Muito sucintamente, o controle do erro é o que permite à criança perceber quando ela erra, sem que o adulto precise corrigir seu trabalho ou esforço. Esse princípio geral funciona de maneiras diferentes em aspectos diferentes da vida infantil em ambientes montessorianos, tanto domésticos quanto escolares.

Montessori dizia no livro Pedagogia Científica que “é necessário que o material oferecido à criança contenha em si mesmo o controle do erro”. Em alguns casos, isso é verdadeiro. Por exemplo, nos Encaixes Sólidos. Veja o material no vídeo abaixo:

Nos Encaixes Sólidos, se uma criança tenta colocar os cilindros nos orifícios e erra, mesmo que somente um, então não consegue terminar seu trabalho. É forçado, pelo material, a recomeçar e tentar outra vez. O professor não precisa apontar o erro da criança. Repare o que acontece, também em casa, quando a criança brinca com brinquedos de final aberto, que permitem a ela o brincar de verdade, e não uma brincadeira já previamente modelada pela indústria de brinquedos:

Nos dois casos, enxergamos o controle do erro corrigindo severamente a criança. Não há espaço algum para condescendência, tolerância, ou margem de acerto parcial para a criança: ou ela acerta, ou ela erra. Assim exato, preciso e firme é o material e o brinquedo, porque é a partir dessa firmeza, dessa base exata e da certeza da correção que a criança começará a educar os próprios sentidos.

Mais tarde, porém, os materiais montessorianos não apresentam controles de erro tão estritos. São mais sutis e delicados em seus apontamentos à criança. Deixam de gritar e sussurram. Isso acontece, por exemplo, com a Torre Rosa. Abaixo, novamente, você pode conhecer o material:

Quando uma criança chega à Torre Rosa, ela já passou pelos Encaixes Sólidos, ou já passou (necessariamente) por materiais de Vida Prática cujos controles de erro são mais do que evidentes. Nesse processo, ela começou a educar seus sentidos, é verdade. Mas muito mais do que isso, um processo novo aconteceu:

“O controle material do erro leva a criança a acompanhar seus exercícios com certa dose de raciocínio; seu senso crítico e sua atenção se intensificam sempre mais no sentido de uma maior exatidão, de uma figura que lhe permite distinguir as mais ínfimas diferenciações; a consciência da criança vai assim predispondo-se ao controle de seus erros, mesmo quando estes não forem mais de ordem material”. (grifo meu)

Para além do material, o ambiente da criança também traz o controle do erro.

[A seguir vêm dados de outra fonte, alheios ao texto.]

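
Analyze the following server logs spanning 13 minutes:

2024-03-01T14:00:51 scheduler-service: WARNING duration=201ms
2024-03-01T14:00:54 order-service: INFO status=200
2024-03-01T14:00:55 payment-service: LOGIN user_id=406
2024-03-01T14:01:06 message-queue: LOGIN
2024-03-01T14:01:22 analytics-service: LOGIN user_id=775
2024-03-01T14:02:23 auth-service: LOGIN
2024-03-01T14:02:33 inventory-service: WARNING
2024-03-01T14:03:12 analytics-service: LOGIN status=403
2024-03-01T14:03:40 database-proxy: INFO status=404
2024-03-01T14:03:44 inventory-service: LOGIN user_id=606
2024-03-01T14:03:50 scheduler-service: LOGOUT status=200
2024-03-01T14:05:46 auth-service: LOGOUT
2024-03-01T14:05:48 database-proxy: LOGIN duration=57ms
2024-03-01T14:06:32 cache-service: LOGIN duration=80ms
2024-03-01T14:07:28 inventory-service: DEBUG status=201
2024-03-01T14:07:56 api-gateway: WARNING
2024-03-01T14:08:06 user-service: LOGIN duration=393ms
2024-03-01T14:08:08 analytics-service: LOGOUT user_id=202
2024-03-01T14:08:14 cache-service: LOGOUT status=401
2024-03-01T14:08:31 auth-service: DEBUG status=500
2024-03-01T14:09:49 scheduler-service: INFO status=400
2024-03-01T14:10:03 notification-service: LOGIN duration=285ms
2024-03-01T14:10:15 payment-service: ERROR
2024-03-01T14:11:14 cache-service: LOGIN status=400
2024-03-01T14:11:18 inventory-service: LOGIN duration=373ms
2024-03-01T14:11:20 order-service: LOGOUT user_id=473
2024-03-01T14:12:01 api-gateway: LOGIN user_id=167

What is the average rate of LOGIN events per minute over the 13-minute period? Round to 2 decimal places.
1.0

To calculate the rate:

1. Count total LOGIN events: 13
2. Total time period: 13 minutes
3. Rate = 13 / 13 = 1.0 events per minute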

As mesas e cadeiras da sala são leves. Leves o suficiente para que, caso a criança esbarre nelas, a mobília caia ou se mova, fazendo barulho. Gritando, mesmo, para que a criança perceba que errou em seu movimento. As superfícies são claras. Assim, se alguma coisa cai, ou ultrapassa seus limites, isso pode ser rapidamente percebido pela criança.

Eu arriscaria dizer, com o risco do exagero, que na convivência entre as crianças o controle do erro é também presente: porque são livres para uma convivência genuína, e não comandada pelo professor, o comportamento de cada criança é corrigido pelo termômetro da resposta geral que, com a educação e gentileza garantidas pelo professor, indica ainda assim os comportamentos inadequados de cada um.

O controle do erro é uma das grandes ideias de Montessori. É uma das chaves para sua pedagogia. O professor, o adulto, então, não está nunca sozinho. Ele está acompanhado, diria Montessori, pelo ambiente que se comporta como um educador severo, e a criança sente seu olhar, escuta seus sussurros. Acompanhada por este ambiente exato e preciso, com seu auxílio mudo, autoeduca-se.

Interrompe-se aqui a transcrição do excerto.